Her interest lead her to begin purchasing individual bike parts from Eddy's Bike Shop in Stow, Ohio until she had built herself an original Haro Bikes Master freestyle bike. She used this to race at Derby Downs NBL race track in Akron, Ohio and began to learn the tricks more appropriate for that model of bicycle.

At an NBL national event, she drew the attention of HARO pro rider Pete Loncarevich who asked her, "If you're into freestyle, why aren't you in Columbus, Ohio, where there is an AFA event?" Krys didn't know what the AFA was, but soon learned it was the American Freestyle Association. Within the month she was signed up for the next Ohio AFA event in Columbus, Ohio. She rode in the 14-15 novice class and got 1st place. The event organizer directed her to attend the next AFA national, which was being held the following month on Long Island, New York. She rode against 120 riders (all males) and took 2nd place. Coincidentally, Mat Hoffman was also attending this event as his first national. After the contest, Krys received multiple offers for sponsorship and decided on riding for GT Bicycles. Her manager, Harold McGoo McGruther, and her teammates, Gary Pollack, Josh White, Martin Aparijo, and Eddie Fiola, appeared in numerous photo shoots and contest from 1986 to 1988 wearing the GT uniform.

She was known for her extreme flexibility that helped her create tricks like the Invertebraetor and the Nourie-stands where her feet came to rest on her forehead. The fact that no other female was competing on the national circuit kept Krys in the spotlight of a male-dominated sport. She taught at Woodward Camp in Woodward, PA from 1985-1988. She started her tenure there in 1984 as a camper and got to watch the camp expand to accommodate the surge in popularity of BMX and Freestyle riding. She switched sponsors in 1988 to General Bicycles of New Jersey.
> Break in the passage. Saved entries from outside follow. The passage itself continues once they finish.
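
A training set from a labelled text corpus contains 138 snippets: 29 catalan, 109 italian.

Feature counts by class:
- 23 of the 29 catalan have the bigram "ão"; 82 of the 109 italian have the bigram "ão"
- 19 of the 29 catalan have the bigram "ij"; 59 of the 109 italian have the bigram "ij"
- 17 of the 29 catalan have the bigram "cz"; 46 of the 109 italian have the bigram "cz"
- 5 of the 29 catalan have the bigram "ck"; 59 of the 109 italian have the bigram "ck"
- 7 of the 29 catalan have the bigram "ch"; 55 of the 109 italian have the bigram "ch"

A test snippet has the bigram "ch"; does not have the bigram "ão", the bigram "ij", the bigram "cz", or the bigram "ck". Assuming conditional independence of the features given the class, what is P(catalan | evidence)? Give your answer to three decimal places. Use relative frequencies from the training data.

0.094

catalan: (29/138) × (6/29) × (10/29) × (12/29) × (24/29) × (7/29) ≈ 0.00123928
italian: (109/138) × (27/109) × (50/109) × (63/109) × (50/109) × (55/109) ≈ 0.0120067
P(catalan | x) = 0.00123928 / 0.01324598 ≈ 0.094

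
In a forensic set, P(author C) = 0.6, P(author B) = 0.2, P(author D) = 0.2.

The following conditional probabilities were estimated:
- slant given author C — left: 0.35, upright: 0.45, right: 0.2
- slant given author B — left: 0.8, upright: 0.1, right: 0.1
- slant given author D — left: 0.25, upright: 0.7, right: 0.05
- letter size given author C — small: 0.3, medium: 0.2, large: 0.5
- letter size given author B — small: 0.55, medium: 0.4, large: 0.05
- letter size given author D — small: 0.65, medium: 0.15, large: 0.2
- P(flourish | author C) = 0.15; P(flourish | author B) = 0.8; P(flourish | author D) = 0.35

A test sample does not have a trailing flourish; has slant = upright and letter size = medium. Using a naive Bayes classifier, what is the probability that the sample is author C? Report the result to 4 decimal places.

author C: 0.6 × 0.45 × 0.2 × (1−0.15) = 0.0459
author B: 0.2 × 0.1 × 0.4 × (1−0.8) = 0.0016
author D: 0.2 × 0.7 × 0.15 × (1−0.35) = 0.01365
P(author C | x) = 0.0459 / 0.06115 ≈ 0.7506

0.7506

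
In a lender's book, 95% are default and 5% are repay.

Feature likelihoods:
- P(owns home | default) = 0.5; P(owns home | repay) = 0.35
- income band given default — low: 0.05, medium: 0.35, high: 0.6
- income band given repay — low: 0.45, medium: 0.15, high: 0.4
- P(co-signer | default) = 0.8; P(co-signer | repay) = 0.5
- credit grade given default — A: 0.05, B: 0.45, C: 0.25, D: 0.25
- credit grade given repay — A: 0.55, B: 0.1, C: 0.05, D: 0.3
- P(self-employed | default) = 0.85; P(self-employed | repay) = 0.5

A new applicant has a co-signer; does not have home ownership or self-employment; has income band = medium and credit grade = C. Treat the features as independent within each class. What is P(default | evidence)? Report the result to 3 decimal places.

0.988

default: 0.95 × (1−0.5) × 0.35 × 0.8 × 0.25 × (1−0.85) = 0.0049875
repay: 0.05 × (1−0.35) × 0.15 × 0.5 × 0.05 × (1−0.5) = 0.0000609375
P(default | x) = 0.0049875 / 0.0050484375 ≈ 0.988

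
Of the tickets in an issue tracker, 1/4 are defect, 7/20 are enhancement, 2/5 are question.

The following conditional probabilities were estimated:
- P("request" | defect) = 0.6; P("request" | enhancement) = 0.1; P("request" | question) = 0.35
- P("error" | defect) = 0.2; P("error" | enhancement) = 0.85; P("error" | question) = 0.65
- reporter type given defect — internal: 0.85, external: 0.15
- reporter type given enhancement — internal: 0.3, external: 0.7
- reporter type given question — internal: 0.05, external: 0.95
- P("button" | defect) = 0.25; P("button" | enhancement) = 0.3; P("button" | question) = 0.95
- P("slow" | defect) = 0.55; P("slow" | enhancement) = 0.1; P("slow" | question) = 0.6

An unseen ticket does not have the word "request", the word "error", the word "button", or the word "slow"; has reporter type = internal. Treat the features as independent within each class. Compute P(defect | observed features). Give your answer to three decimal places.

defect: 0.25 × (1−0.6) × (1−0.2) × 0.85 × (1−0.25) × (1−0.55) = 0.02295
enhancement: 0.35 × (1−0.1) × (1−0.85) × 0.3 × (1−0.3) × (1−0.1) = 0.00893025
question: 0.4 × (1−0.35) × (1−0.65) × 0.05 × (1−0.95) × (1−0.6) = 0.000091
P(defect | x) = 0.02295 / 0.03197125 ≈ 0.718

0.718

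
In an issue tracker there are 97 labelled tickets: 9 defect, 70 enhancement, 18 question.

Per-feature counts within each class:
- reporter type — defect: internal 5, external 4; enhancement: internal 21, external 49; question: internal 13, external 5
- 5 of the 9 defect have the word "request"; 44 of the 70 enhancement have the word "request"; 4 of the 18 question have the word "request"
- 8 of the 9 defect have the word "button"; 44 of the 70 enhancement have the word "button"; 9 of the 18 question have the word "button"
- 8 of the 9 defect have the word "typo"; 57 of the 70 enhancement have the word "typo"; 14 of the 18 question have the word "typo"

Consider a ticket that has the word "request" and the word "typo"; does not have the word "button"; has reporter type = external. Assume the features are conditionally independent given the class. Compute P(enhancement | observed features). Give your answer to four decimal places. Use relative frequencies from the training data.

defect: (9/97) × (4/9) × (5/9) × (1/9) × (8/9) ≈ 0.00226267
enhancement: (70/97) × (49/70) × (44/70) × (26/70) × (57/70) ≈ 0.0960353
question: (18/97) × (5/18) × (4/18) × (9/18) × (14/18) ≈ 0.00445463
P(enhancement | x) = 0.0960353 / 0.1027526 ≈ 0.9346

0.9346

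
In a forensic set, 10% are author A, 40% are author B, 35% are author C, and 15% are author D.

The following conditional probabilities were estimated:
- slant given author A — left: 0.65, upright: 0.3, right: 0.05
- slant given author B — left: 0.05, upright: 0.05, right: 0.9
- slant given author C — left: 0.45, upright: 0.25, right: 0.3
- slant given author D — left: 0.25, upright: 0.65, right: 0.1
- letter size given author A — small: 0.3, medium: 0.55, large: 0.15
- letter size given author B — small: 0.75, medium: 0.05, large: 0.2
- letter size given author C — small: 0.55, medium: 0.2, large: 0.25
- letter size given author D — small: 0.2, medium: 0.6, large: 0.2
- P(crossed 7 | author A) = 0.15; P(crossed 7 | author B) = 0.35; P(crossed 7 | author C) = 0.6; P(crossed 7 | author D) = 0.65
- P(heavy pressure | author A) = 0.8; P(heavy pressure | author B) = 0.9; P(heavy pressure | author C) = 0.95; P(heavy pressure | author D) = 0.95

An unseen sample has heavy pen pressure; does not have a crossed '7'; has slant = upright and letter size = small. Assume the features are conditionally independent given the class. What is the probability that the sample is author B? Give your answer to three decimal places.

0.221

author A: 0.1 × 0.3 × 0.3 × (1−0.15) × 0.8 = 0.00612
author B: 0.4 × 0.05 × 0.75 × (1−0.35) × 0.9 = 0.008775
author C: 0.35 × 0.25 × 0.55 × (1−0.6) × 0.95 = 0.0182875
author D: 0.15 × 0.65 × 0.2 × (1−0.65) × 0.95 = 0.00648375
P(author B | x) = 0.008775 / 0.03966625 ≈ 0.221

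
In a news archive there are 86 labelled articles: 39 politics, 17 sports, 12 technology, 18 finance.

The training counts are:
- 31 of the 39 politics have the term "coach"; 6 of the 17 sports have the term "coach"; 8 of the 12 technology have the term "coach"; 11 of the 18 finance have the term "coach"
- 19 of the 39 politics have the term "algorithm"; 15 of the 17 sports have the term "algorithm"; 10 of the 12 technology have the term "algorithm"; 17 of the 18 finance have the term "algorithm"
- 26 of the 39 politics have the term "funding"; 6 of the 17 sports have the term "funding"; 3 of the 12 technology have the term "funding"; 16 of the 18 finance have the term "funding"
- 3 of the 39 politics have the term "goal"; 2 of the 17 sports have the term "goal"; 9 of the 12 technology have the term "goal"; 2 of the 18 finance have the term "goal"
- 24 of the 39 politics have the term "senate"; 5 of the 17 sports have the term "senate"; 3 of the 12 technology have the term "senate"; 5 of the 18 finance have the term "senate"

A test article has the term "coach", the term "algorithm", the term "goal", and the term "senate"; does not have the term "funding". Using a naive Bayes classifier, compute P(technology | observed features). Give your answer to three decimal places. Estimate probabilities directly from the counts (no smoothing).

politics: (39/86) × (31/39) × (19/39) × (13/39) × (3/39) × (24/39) ≈ 0.00277099
sports: (17/86) × (6/17) × (15/17) × (11/17) × (2/17) × (5/17) ≈ 0.00137829
technology: (12/86) × (8/12) × (10/12) × (9/12) × (9/12) × (3/12) ≈ 0.0109012
finance: (18/86) × (11/18) × (17/18) × (2/18) × (2/18) × (5/18) ≈ 0.00041427
P(technology | x) = 0.0109012 / 0.01546475 ≈ 0.705

0.705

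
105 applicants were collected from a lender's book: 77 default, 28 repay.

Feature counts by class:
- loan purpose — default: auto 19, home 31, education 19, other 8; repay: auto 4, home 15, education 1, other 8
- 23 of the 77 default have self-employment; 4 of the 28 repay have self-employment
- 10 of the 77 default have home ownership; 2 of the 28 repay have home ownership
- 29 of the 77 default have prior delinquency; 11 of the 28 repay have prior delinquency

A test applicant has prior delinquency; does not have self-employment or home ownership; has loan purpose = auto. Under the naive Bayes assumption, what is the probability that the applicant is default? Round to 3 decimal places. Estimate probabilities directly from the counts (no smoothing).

default: (77/105) × (19/77) × (54/77) × (67/77) × (29/77) ≈ 0.0415871
repay: (28/105) × (4/28) × (24/28) × (26/28) × (11/28) ≈ 0.0119117
P(default | x) = 0.0415871 / 0.0534988 ≈ 0.777

0.777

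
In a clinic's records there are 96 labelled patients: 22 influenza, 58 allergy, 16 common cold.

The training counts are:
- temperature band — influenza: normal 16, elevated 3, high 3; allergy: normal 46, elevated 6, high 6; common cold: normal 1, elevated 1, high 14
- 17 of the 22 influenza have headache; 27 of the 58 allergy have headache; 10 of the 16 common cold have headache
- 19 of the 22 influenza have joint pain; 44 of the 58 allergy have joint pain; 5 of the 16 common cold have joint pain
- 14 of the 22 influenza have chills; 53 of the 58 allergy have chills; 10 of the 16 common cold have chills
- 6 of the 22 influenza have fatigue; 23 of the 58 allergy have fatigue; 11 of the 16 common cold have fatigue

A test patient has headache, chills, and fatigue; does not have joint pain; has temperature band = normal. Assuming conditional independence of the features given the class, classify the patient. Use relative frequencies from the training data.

influenza: (22/96) × (16/22) × (17/22) × (3/22) × (14/22) × (6/22) ≈ 0.00304795
allergy: (58/96) × (46/58) × (27/58) × (14/58) × (53/58) × (23/58) ≈ 0.0195106
common cold: (16/96) × (1/16) × (10/16) × (11/16) × (10/16) × (11/16) ≈ 0.00192324
Highest score → allergy.

allergy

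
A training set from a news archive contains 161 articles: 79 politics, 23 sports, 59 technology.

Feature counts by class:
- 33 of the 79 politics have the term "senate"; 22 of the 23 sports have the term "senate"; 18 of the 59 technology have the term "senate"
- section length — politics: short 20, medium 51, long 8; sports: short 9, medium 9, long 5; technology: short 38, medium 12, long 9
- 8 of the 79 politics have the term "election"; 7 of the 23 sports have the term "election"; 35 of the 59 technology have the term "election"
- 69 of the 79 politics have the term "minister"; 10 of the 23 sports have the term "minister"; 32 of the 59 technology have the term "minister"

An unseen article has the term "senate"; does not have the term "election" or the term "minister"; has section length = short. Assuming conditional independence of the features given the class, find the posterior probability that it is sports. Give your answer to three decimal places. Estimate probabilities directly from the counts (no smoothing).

0.521

politics: (79/161) × (33/79) × (20/79) × (71/79) × (10/79) ≈ 0.0059033
sports: (23/161) × (22/23) × (9/23) × (16/23) × (13/23) ≈ 0.0210242
technology: (59/161) × (18/59) × (38/59) × (24/59) × (27/59) ≈ 0.0134045
P(sports | x) = 0.0210242 / 0.040332 ≈ 0.521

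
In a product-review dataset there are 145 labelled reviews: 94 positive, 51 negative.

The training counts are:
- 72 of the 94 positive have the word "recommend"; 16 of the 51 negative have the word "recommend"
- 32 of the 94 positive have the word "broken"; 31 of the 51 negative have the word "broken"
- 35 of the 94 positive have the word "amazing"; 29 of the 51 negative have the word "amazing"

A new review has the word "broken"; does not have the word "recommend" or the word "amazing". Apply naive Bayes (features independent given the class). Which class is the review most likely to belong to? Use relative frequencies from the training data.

negative

positive: (94/145) × (22/94) × (32/94) × (59/94) ≈ 0.0324191
negative: (51/145) × (35/51) × (31/51) × (22/51) ≈ 0.0632913
Highest score → negative.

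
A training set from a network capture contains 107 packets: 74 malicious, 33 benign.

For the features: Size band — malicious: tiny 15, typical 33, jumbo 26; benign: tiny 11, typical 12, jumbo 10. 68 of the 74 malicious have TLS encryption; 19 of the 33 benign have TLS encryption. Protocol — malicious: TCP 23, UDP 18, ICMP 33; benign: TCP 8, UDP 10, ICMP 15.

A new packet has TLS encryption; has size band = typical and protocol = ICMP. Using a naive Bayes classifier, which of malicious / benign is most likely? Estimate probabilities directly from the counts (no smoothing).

malicious

malicious: (74/107) × (33/74) × (68/74) × (33/74) ≈ 0.126383
benign: (33/107) × (12/33) × (19/33) × (15/33) ≈ 0.0293504
Highest score → malicious.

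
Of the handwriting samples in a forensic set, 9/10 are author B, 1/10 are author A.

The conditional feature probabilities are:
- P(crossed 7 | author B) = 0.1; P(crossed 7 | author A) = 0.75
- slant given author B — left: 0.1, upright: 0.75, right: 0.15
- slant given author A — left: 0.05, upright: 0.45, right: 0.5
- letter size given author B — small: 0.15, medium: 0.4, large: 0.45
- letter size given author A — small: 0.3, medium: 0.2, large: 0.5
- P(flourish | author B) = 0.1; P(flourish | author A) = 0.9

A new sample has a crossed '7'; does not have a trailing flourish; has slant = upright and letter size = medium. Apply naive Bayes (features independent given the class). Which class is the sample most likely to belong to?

author B: 0.9 × 0.1 × 0.75 × 0.4 × (1−0.1) = 0.0243
author A: 0.1 × 0.75 × 0.45 × 0.2 × (1−0.9) = 0.000675
Highest score → author B.

author B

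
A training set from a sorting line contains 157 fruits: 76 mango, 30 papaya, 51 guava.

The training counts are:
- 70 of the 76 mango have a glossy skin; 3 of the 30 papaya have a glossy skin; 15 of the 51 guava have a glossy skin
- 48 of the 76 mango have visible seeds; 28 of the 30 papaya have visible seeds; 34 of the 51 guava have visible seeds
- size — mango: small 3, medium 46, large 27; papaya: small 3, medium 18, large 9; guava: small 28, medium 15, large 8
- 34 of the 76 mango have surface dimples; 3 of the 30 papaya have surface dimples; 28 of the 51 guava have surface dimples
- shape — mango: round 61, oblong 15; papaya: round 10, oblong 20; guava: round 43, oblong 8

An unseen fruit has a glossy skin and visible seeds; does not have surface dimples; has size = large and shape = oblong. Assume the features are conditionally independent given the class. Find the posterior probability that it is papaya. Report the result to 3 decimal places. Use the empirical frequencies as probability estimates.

0.216

mango: (76/157) × (70/76) × (48/76) × (27/76) × (42/76) × (15/76) ≈ 0.0109116
papaya: (30/157) × (3/30) × (28/30) × (9/30) × (27/30) × (20/30) ≈ 0.00321019
guava: (51/157) × (15/51) × (34/51) × (8/51) × (23/51) × (8/51) ≈ 0.000706802
P(papaya | x) = 0.00321019 / 0.014828592 ≈ 0.216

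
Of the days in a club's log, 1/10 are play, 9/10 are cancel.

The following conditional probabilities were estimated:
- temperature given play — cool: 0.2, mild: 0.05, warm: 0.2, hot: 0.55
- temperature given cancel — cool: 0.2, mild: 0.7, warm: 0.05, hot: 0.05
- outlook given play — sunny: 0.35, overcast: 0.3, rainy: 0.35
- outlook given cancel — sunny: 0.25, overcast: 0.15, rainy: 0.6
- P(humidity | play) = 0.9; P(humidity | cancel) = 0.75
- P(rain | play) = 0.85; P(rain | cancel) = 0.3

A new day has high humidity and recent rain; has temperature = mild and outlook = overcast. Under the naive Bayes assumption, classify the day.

play: 0.1 × 0.05 × 0.3 × 0.9 × 0.85 = 0.0011475
cancel: 0.9 × 0.7 × 0.15 × 0.75 × 0.3 = 0.0212625
Highest score → cancel.

cancel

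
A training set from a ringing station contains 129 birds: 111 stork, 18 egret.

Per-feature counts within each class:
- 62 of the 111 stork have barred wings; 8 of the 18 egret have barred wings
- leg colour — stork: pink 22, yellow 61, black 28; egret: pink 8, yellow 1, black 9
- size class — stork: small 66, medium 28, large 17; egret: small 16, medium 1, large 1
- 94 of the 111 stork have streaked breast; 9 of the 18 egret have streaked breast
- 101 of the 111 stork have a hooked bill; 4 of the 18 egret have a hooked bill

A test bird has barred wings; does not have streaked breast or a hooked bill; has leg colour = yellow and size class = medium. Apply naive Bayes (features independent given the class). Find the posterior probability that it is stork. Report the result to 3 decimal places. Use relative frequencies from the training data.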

Some think the switch was to be able to travel with her then-beau Mark Roldan of New York City. She however stopped competing in 1989 and abruptly dropped out of the Freestyle scene.

She completed her B.F.A. in Fine Arts, Photography from the University of Akron in 1994.

In December 2010, she was interviewed by FATBMX.COM for "Girls Week".

In December 2012, Danny Sirkin Superfan site interviewed her for "Anarchy in Anderson, AMFLT#3 Anderson, Indiana."